Un thé chez Fabienne

par Ventre

D’un côté, cette vieille petite fille aux cheveux foncés plantée sous un chapeau grotesque me fait à la fois l’effet d’un cerveau fourmillant et d’une course folle et vaine.
Je la vois accoudée à un fauteuil mité, portant des souvenirs de séants autres que le sien, et supportant sa frénésie créatrice sans qu’elle ne l’entende s’essouffler. Elle écrit, appliquée comme ces enfants modèles, la bouche en chanterelle et le cœur assis à sa corolle, vantant le Japon grandiose et noble qu’elle ne fait plus que fantasmer. Dans sa prose maniérée et un peu triste, elle glorifie sa couche, terre à la mort chuchotée, confondant l’effroi et la pudeur de son peuple terrassé par le drame qui fut son hurlement. 
Amélie est seule. Non pas qu’elle ait peur de pénétrer le monde ; elle sait pertinemment où poser les pieds pour qu’il la reçoive.
Quel monde console Nothomb, si ce n’est celui qu’elle choisit, probablement à force de voir saigner sa naïveté sous la morsure lucide des constats, ce petit monde ravissant, balbutiant, reprisée de toutes parts de fils dorés tranchants ? Sous les ongles de Nothomb, les facéties singulières d’un ego épluché.

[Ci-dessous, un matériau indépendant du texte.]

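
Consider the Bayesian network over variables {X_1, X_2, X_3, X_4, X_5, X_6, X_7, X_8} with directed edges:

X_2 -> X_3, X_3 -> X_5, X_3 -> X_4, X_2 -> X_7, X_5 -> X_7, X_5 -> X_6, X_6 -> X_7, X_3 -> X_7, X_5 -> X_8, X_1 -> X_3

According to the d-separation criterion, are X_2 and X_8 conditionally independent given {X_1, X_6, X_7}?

No

There are 6 undirected paths between X_2 and X_8; checking each against the conditioning set {X_1, X_6, X_7}:
Path 1: X_2 → X_3 → X_5 → X_8
  X_3 is a chain and X_3 is not conditioned on; X_5 is a chain and X_5 is not conditioned on — no node blocks this path, so it is active.
Path 2: X_2 → X_3 → X_7 ← X_5 → X_8
  X_3 is a chain and X_3 is not conditioned on; X_7 is a collider and X_7 is conditioned on, which opens it; X_5 is a fork and X_5 is not conditioned on — no node blocks this path, so it is active.
Path 3: X_2 → X_3 → X_7 ← X_6 ← X_5 → X_8
  X_6 is a chain here and X_6 is conditioned on, so the path is blocked at X_6.
Path 4: X_2 → X_7 ← X_5 → X_8
  X_7 is a collider and X_7 is conditioned on, which opens it; X_5 is a fork and X_5 is not conditioned on — no node blocks this path, so it is active.
Path 5: X_2 → X_7 ← X_6 ← X_5 → X_8
  X_6 is a chain here and X_6 is conditioned on, so the path is blocked at X_6.
Path 6: X_2 → X_7 ← X_3 → X_5 → X_8
  X_7 is a collider and X_7 is conditioned on, which opens it; X_3 is a fork and X_3 is not conditioned on; X_5 is a chain and X_5 is not conditioned on — no node blocks this path, so it is active.
At least one path is unblocked, so d-separation fails.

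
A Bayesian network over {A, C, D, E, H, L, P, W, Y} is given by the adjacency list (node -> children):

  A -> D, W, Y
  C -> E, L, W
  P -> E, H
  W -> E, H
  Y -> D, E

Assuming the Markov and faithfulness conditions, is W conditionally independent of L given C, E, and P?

Yes

Enumerating the 5 paths from W to L and testing each for blocking by {C, E, P}:
Path 1: W ← C → L
  C is a fork here and C is conditioned on, so the path is blocked at C.
Path 2: W ← A → Y → E ← C → L
  C is a fork here and C is conditioned on, so the path is blocked at C.
Path 3: W ← A → D ← Y → E ← C → L
  D is a collider here and neither D nor any of its descendants is conditioned on, so the collider stays closed — the path is blocked at D.
Path 4: W → H ← P → E ← C → L
  H is a collider here and neither H nor any of its descendants is conditioned on, so the collider stays closed — the path is blocked at H.
Path 5: W → E ← C → L
  C is a fork here and C is conditioned on, so the path is blocked at C.
All paths are blocked; W ⊥ L | {C, E, P} holds.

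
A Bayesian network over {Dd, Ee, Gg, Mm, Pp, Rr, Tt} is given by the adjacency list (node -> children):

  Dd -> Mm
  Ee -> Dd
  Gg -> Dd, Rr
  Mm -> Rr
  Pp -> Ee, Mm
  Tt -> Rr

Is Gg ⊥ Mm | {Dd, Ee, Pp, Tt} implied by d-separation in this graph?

Yes — Gg and Mm are d-separated given {Dd, Ee, Pp, Tt}.

There are 3 undirected paths between Gg and Mm; checking each against the conditioning set {Dd, Ee, Pp, Tt}:
Path 1: Gg → Rr ← Mm
  Rr is a collider here and neither Rr nor any of its descendants is conditioned on, so the collider stays closed — the path is blocked at Rr.
Path 2: Gg → Dd → Mm
  Dd is a chain here and Dd is conditioned on, so the path is blocked at Dd.
Path 3: Gg → Dd ← Ee ← Pp → Mm
  Ee is a chain here and Ee is conditioned on, so the path is blocked at Ee.
Every path is blocked, so Gg and Mm are d-separated given {Dd, Ee, Pp, Tt}.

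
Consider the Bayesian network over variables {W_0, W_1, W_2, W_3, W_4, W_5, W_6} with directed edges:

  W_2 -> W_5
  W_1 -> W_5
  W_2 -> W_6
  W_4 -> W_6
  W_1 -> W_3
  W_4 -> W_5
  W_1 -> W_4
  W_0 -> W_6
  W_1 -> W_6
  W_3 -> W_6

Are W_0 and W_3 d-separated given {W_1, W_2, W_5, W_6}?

No

Enumerating the 6 paths from W_0 to W_3 and testing each for blocking by {W_1, W_2, W_5, W_6}:
Path 1: W_0 → W_6 ← W_1 → W_3
  W_1 is a fork here and W_1 is conditioned on, so the path is blocked at W_1.
Path 2: W_0 → W_6 ← W_2 → W_5 ← W_1 → W_3
  W_2 is a fork here and W_2 is conditioned on, so the path is blocked at W_2.
Path 3: W_0 → W_6 ← W_2 → W_5 ← W_4 ← W_1 → W_3
  W_2 is a fork here and W_2 is conditioned on, so the path is blocked at W_2.
Path 4: W_0 → W_6 ← W_4 ← W_1 → W_3
  W_1 is a fork here and W_1 is conditioned on, so the path is blocked at W_1.
Path 5: W_0 → W_6 ← W_4 → W_5 ← W_1 → W_3
  W_1 is a fork here and W_1 is conditioned on, so the path is blocked at W_1.
Path 6: W_0 → W_6 ← W_3
  W_6 is a collider and W_6 is conditioned on, which opens it — no node blocks this path, so it is active.
Since the path W_0 → W_6 ← W_3 is active, W_0 and W_3 are not d-separated given {W_1, W_2, W_5, W_6}.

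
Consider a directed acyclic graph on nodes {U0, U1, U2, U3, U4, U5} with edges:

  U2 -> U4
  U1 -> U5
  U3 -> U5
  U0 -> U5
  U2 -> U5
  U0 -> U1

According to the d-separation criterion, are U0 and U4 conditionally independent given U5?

No

There are 2 undirected paths between U0 and U4; checking each against the conditioning set {U5}:
  1. U0 → U5 ← U2 → U4 — U5:collider[open]; U2:fork[open] ⇒ active
  2. U0 → U1 → U5 ← U2 → U4 — U1:chain[open]; U5:collider[open]; U2:fork[open] ⇒ active
Because an active path exists, U0 and U4 are not d-separated.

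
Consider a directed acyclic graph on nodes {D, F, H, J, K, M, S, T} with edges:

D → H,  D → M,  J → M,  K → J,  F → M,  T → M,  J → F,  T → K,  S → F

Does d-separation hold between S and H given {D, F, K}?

Enumerating the 3 paths from S to H and testing each for blocking by {D, F, K}:
Path 1: S → F ← J → M ← D → H
  M is a collider here and neither M nor any of its descendants is conditioned on, so the collider stays closed — the path is blocked at M.
Path 2: S → F ← J ← K ← T → M ← D → H
  K is a chain here and K is conditioned on, so the path is blocked at K.
Path 3: S → F → M ← D → H
  F is a chain here and F is conditioned on, so the path is blocked at F.
Since every path is blocked, d-separation holds.

Yes — S and H are d-separated given {D, F, K}.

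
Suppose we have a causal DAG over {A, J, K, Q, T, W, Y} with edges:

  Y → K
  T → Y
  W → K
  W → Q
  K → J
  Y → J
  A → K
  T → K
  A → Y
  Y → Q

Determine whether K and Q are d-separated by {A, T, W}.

We examine all 5 paths between K and Q:
Path 1: K ← A → Y → Q
  A is a fork here and A is conditioned on, so the path is blocked at A.
Path 2: K ← Y → Q
  Y is a fork and Y is not conditioned on — no node blocks this path, so it is active.
Path 3: K ← W → Q
  W is a fork here and W is conditioned on, so the path is blocked at W.
Path 4: K → J ← Y → Q
  J is a collider here and neither J nor any of its descendants is conditioned on, so the collider stays closed — the path is blocked at J.
Path 5: K ← T → Y → Q
  T is a fork here and T is conditioned on, so the path is blocked at T.
Because an active path exists, K and Q are not d-separated.

No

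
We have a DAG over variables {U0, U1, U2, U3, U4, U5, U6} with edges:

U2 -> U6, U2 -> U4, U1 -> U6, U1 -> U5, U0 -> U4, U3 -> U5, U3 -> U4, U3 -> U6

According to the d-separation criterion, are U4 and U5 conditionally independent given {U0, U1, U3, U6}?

Yes

Enumerating the 4 paths from U4 to U5 and testing each for blocking by {U0, U1, U3, U6}:
Path 1: U4 ← U2 → U6 ← U3 → U5
  U3 is a fork here and U3 is conditioned on, so the path is blocked at U3.
Path 2: U4 ← U2 → U6 ← U1 → U5
  U1 is a fork here and U1 is conditioned on, so the path is blocked at U1.
Path 3: U4 ← U3 → U5
  U3 is a fork here and U3 is conditioned on, so the path is blocked at U3.
Path 4: U4 ← U3 → U6 ← U1 → U5
  U3 is a fork here and U3 is conditioned on, so the path is blocked at U3.
All paths are blocked; U4 ⊥ U5 | {U0, U1, U3, U6} holds.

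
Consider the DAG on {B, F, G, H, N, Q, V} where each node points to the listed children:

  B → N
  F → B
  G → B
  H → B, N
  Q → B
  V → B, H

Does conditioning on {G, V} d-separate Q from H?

Yes

Enumerating the 3 paths from Q to H and testing each for blocking by {G, V}:
  1. Q → B → N ← H — B:chain[open]; N:collider[blocks] ⇒ blocked
  2. Q → B ← V → H — B:collider[blocks]; V:fork[blocks] ⇒ blocked
  3. Q → B ← H — B:collider[blocks] ⇒ blocked
All paths are blocked; Q ⊥ H | {G, V} holds.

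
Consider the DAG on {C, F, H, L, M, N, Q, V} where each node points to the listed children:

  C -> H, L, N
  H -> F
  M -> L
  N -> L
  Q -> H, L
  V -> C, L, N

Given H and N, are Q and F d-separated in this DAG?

Yes

Enumerating the 6 paths from Q to F and testing each for blocking by {H, N}:
Path 1: Q → L ← N ← C → H → F
  L is a collider here and neither L nor any of its descendants is conditioned on, so the collider stays closed — the path is blocked at L.
Path 2: Q → L ← N ← V → C → H → F
  L is a collider here and neither L nor any of its descendants is conditioned on, so the collider stays closed — the path is blocked at L.
Path 3: Q → L ← C → H → F
  L is a collider here and neither L nor any of its descendants is conditioned on, so the collider stays closed — the path is blocked at L.
Path 4: Q → L ← V → N ← C → H → F
  L is a collider here and neither L nor any of its descendants is conditioned on, so the collider stays closed — the path is blocked at L.
Path 5: Q → L ← V → C → H → F
  L is a collider here and neither L nor any of its descendants is conditioned on, so the collider stays closed — the path is blocked at L.
Path 6: Q → H → F
  H is a chain here and H is conditioned on, so the path is blocked at H.
All paths are blocked; Q ⊥ F | {H, N} holds.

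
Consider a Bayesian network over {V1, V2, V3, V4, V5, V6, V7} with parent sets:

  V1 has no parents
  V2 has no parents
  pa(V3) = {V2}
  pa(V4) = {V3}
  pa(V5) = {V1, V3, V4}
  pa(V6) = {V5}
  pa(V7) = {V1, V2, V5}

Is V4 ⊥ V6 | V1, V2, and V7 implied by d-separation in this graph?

No

Enumerating the 4 paths from V4 to V6 and testing each for blocking by {V1, V2, V7}:
Path 1: V4 → V5 → V6
  V5 is a chain and V5 is not conditioned on — no node blocks this path, so it is active.
Path 2: V4 ← V3 ← V2 → V7 ← V5 → V6
  V2 is a fork here and V2 is conditioned on, so the path is blocked at V2.
Path 3: V4 ← V3 ← V2 → V7 ← V1 → V5 → V6
  V2 is a fork here and V2 is conditioned on, so the path is blocked at V2.
Path 4: V4 ← V3 → V5 → V6
  V3 is a fork and V3 is not conditioned on; V5 is a chain and V5 is not conditioned on — no node blocks this path, so it is active.
Because an active path exists, V4 and V6 are not d-separated.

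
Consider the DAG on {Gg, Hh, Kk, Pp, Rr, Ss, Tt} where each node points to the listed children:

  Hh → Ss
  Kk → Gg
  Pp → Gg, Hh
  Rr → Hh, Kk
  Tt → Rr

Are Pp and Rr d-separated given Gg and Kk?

We examine all 2 paths between Pp and Rr:
Path 1: Pp → Hh ← Rr
  Hh is a collider here and neither Hh nor any of its descendants is conditioned on, so the collider stays closed — the path is blocked at Hh.
Path 2: Pp → Gg ← Kk ← Rr
  Kk is a chain here and Kk is conditioned on, so the path is blocked at Kk.
Since every path is blocked, d-separation holds.

Yes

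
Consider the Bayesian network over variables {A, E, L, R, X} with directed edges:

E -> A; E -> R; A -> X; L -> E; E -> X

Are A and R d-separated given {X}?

There are 2 undirected paths between A and R; checking each against the conditioning set {X}:
Path 1: A ← E → R
  E is a fork and E is not conditioned on — no node blocks this path, so it is active.
Path 2: A → X ← E → R
  X is a collider and X is conditioned on, which opens it; E is a fork and E is not conditioned on — no node blocks this path, so it is active.
Because an active path exists, A and R are not d-separated.

No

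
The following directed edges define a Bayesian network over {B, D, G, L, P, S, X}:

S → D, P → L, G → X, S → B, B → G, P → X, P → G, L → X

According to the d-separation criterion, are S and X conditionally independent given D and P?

There are 3 undirected paths between S and X; checking each against the conditioning set {D, P}:
  1. S → B → G → X — B:chain[open]; G:chain[open] ⇒ active
  2. S → B → G ← P → X — B:chain[open]; G:collider[blocks]; P:fork[blocks] ⇒ blocked
  3. S → B → G ← P → L → X — B:chain[open]; G:collider[blocks]; P:fork[blocks]; L:chain[open] ⇒ blocked
Since the path S → B → G → X is active, S and X are not d-separated given {D, P}.

No — S and X are not d-separated given {D, P}.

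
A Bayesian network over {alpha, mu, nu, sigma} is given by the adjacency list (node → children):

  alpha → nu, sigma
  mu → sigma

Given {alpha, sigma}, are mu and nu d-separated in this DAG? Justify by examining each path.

Yes

The only undirected path from mu to nu is:
Path 1: mu → sigma ← alpha → nu
  alpha is a fork here and alpha is conditioned on, so the path is blocked at alpha.
All paths are blocked; mu ⊥ nu | {alpha, sigma} holds.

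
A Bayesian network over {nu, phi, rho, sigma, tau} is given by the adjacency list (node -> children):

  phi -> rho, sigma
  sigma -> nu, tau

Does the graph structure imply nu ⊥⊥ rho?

There is one path between nu and rho:
  1. nu ← sigma ← phi → rho — sigma:chain[open]; phi:fork[open] ⇒ active
Because an active path exists, nu and rho are not d-separated.

No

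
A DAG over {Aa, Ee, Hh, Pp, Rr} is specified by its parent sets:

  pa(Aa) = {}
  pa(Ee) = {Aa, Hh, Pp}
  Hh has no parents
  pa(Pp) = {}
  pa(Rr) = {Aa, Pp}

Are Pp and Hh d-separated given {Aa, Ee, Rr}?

We examine all 2 paths between Pp and Hh:
Path 1: Pp → Rr ← Aa → Ee ← Hh
  Aa is a fork here and Aa is conditioned on, so the path is blocked at Aa.
Path 2: Pp → Ee ← Hh
  Ee is a collider and Ee is conditioned on, which opens it — no node blocks this path, so it is active.
Since the path Pp → Ee ← Hh is active, Pp and Hh are not d-separated given {Aa, Ee, Rr}.

No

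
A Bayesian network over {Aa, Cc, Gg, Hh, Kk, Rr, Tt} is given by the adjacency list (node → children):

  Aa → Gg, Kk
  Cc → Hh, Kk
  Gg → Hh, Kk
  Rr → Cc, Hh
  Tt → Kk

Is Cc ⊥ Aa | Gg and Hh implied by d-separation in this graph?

There are 6 undirected paths between Cc and Aa; checking each against the conditioning set {Gg, Hh}:
  1. Cc → Kk ← Gg ← Aa — Kk:collider[blocks]; Gg:chain[blocks] ⇒ blocked
  2. Cc → Kk ← Aa — Kk:collider[blocks] ⇒ blocked
  3. Cc ← Rr → Hh ← Gg ← Aa — Rr:fork[open]; Hh:collider[open]; Gg:chain[blocks] ⇒ blocked
  4. Cc ← Rr → Hh ← Gg → Kk ← Aa — Rr:fork[open]; Hh:collider[open]; Gg:fork[blocks]; Kk:collider[blocks] ⇒ blocked
  5. Cc → Hh ← Gg ← Aa — Hh:collider[open]; Gg:chain[blocks] ⇒ blocked
  6. Cc → Hh ← Gg → Kk ← Aa — Hh:collider[open]; Gg:fork[blocks]; Kk:collider[blocks] ⇒ blocked
Since every path is blocked, d-separation holds.

Yes — Cc and Aa are d-separated given {Gg, Hh}.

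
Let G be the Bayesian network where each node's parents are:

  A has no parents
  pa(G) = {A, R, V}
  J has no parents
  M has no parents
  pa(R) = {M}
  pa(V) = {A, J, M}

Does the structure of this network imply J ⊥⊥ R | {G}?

3 paths connect J and R; each must be blocked for d-separation to hold:
Path 1: J → V ← M → R
  V is a collider and its descendant G is conditioned on, which opens it; M is a fork and M is not conditioned on — no node blocks this path, so it is active.
Path 2: J → V ← A → G ← R
  V is a collider and its descendant G is conditioned on, which opens it; A is a fork and A is not conditioned on; G is a collider and G is conditioned on, which opens it — no node blocks this path, so it is active.
Path 3: J → V → G ← R
  V is a chain and V is not conditioned on; G is a collider and G is conditioned on, which opens it — no node blocks this path, so it is active.
Because an active path exists, J and R are not d-separated.

No — J and R are not d-separated given {G}.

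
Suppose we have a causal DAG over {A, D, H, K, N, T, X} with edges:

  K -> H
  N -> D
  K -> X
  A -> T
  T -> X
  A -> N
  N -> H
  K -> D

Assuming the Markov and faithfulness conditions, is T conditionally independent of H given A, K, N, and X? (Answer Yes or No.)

Enumerating the 4 paths from T to H and testing each for blocking by {A, K, N, X}:
Path 1: T → X ← K → H
  K is a fork here and K is conditioned on, so the path is blocked at K.
Path 2: T → X ← K → D ← N → H
  K is a fork here and K is conditioned on, so the path is blocked at K.
Path 3: T ← A → N → H
  A is a fork here and A is conditioned on, so the path is blocked at A.
Path 4: T ← A → N → D ← K → H
  A is a fork here and A is conditioned on, so the path is blocked at A.
All paths are blocked; T ⊥ H | {A, K, N, X} holds.

Yes — T and H are d-separated given {A, K, N, X}.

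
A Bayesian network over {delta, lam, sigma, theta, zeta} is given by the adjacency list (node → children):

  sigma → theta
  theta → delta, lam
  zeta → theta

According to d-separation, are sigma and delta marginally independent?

There is one path between sigma and delta:
Path 1: sigma → theta → delta
  theta is a chain and theta is not conditioned on — no node blocks this path, so it is active.
Since the path sigma → theta → delta is active, sigma and delta are not d-separated given ∅.

No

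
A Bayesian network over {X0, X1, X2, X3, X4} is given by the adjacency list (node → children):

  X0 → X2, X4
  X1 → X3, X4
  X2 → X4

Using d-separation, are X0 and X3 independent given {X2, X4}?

Enumerating the 2 paths from X0 to X3 and testing each for blocking by {X2, X4}:
Path 1: X0 → X2 → X4 ← X1 → X3
  X2 is a chain here and X2 is conditioned on, so the path is blocked at X2.
Path 2: X0 → X4 ← X1 → X3
  X4 is a collider and X4 is conditioned on, which opens it; X1 is a fork and X1 is not conditioned on — no node blocks this path, so it is active.
Since the path X0 → X4 ← X1 → X3 is active, X0 and X3 are not d-separated given {X2, X4}.

No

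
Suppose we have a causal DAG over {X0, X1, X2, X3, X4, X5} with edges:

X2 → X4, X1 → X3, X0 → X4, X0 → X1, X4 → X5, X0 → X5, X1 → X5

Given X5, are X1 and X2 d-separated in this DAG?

Enumerating the 4 paths from X1 to X2 and testing each for blocking by {X5}:
Path 1: X1 ← X0 → X5 ← X4 ← X2
  X0 is a fork and X0 is not conditioned on; X5 is a collider and X5 is conditioned on, which opens it; X4 is a chain and X4 is not conditioned on — no node blocks this path, so it is active.
Path 2: X1 ← X0 → X4 ← X2
  X0 is a fork and X0 is not conditioned on; X4 is a collider and its descendant X5 is conditioned on, which opens it — no node blocks this path, so it is active.
Path 3: X1 → X5 ← X0 → X4 ← X2
  X5 is a collider and X5 is conditioned on, which opens it; X0 is a fork and X0 is not conditioned on; X4 is a collider and its descendant X5 is conditioned on, which opens it — no node blocks this path, so it is active.
Path 4: X1 → X5 ← X4 ← X2
  X5 is a collider and X5 is conditioned on, which opens it; X4 is a chain and X4 is not conditioned on — no node blocks this path, so it is active.
Since the path X1 ← X0 → X5 ← X4 ← X2 is active, X1 and X2 are not d-separated given {X5}.

No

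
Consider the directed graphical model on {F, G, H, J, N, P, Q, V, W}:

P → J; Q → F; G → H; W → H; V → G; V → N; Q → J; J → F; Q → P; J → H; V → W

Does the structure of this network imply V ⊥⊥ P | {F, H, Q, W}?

No

There are 6 undirected paths between V and P; checking each against the conditioning set {F, H, Q, W}:
  1. V → W → H ← J → F ← Q → P — W:chain[blocks]; H:collider[open]; J:fork[open]; F:collider[open]; Q:fork[blocks] ⇒ blocked
  2. V → W → H ← J ← Q → P — W:chain[blocks]; H:collider[open]; J:chain[open]; Q:fork[blocks] ⇒ blocked
  3. V → W → H ← J ← P — W:chain[blocks]; H:collider[open]; J:chain[open] ⇒ blocked
  4. V → G → H ← J → F ← Q → P — G:chain[open]; H:collider[open]; J:fork[open]; F:collider[open]; Q:fork[blocks] ⇒ blocked
  5. V → G → H ← J ← Q → P — G:chain[open]; H:collider[open]; J:chain[open]; Q:fork[blocks] ⇒ blocked
  6. V → G → H ← J ← P — G:chain[open]; H:collider[open]; J:chain[open] ⇒ active
Because an active path exists, V and P are not d-separated.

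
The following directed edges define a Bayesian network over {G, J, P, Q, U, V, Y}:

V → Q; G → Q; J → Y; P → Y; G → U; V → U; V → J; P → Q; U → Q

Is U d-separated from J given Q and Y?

No

6 paths connect U and J; each must be blocked for d-separation to hold:
Path 1: U ← G → Q ← P → Y ← J
  G is a fork and G is not conditioned on; Q is a collider and Q is conditioned on, which opens it; P is a fork and P is not conditioned on; Y is a collider and Y is conditioned on, which opens it — no node blocks this path, so it is active.
Path 2: U ← G → Q ← V → J
  G is a fork and G is not conditioned on; Q is a collider and Q is conditioned on, which opens it; V is a fork and V is not conditioned on — no node blocks this path, so it is active.
Path 3: U ← V → J
  V is a fork and V is not conditioned on — no node blocks this path, so it is active.
Path 4: U ← V → Q ← P → Y ← J
  V is a fork and V is not conditioned on; Q is a collider and Q is conditioned on, which opens it; P is a fork and P is not conditioned on; Y is a collider and Y is conditioned on, which opens it — no node blocks this path, so it is active.
Path 5: U → Q ← P → Y ← J
  Q is a collider and Q is conditioned on, which opens it; P is a fork and P is not conditioned on; Y is a collider and Y is conditioned on, which opens it — no node blocks this path, so it is active.
Path 6: U → Q ← V → J
  Q is a collider and Q is conditioned on, which opens it; V is a fork and V is not conditioned on — no node blocks this path, so it is active.
Because an active path exists, U and J are not d-separated.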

Elle restera probablement cette petite Sophie, la cruauté en moins, assise à table avec un lapin pelé et une poupée sans yeux, servant un thé inexistant dans une dînette précieuse. Baroque et vide.
Qu’elle boudât Fabienne pour devenir Amélie lève également un questionnement. Eut-elle simplement honte de n’être que femme, qu’elle en vint à cristalliser tout son être dans un prénom fleurant les cerises et l’insouciance? Amélie, Fabienne, pardon, parle, que diable.
Laisse les cerises aux corbeaux qui les torturent, et ramène-nous ton sang. Pas celui que tu brodes en souriant, non, ce sang-là est fait d’une toute autre matière. Je te parle de celui qui coule sur tes genoux quand tu te gifles et te détestes. Celui qui te suce jusqu’à l’origine du Monde.
Il vient de partout, ce sang, mais tu ne l’entends pas. Miséreuse. Assise sur le strapontin de la créativité à regarder défiler devant tes yeux sans cesse émerveillés et blasés cette dernière séance, passant en boucle depuis des années -l’on dit, tu dis, d’ailleurs, que ce sera la dernière, mais la magie fait que la théorie du Ruban de Möbius fait encore là un coup d’éclat-, tu ne le vois pas couler le long de tes jambes. Pourtant, c’est cette substance dont tout auteur est fait qui enfante l’impossible en fécondant les terres mortes.
Qu’en sais-tu? Mais tout, triste fantoche, tout.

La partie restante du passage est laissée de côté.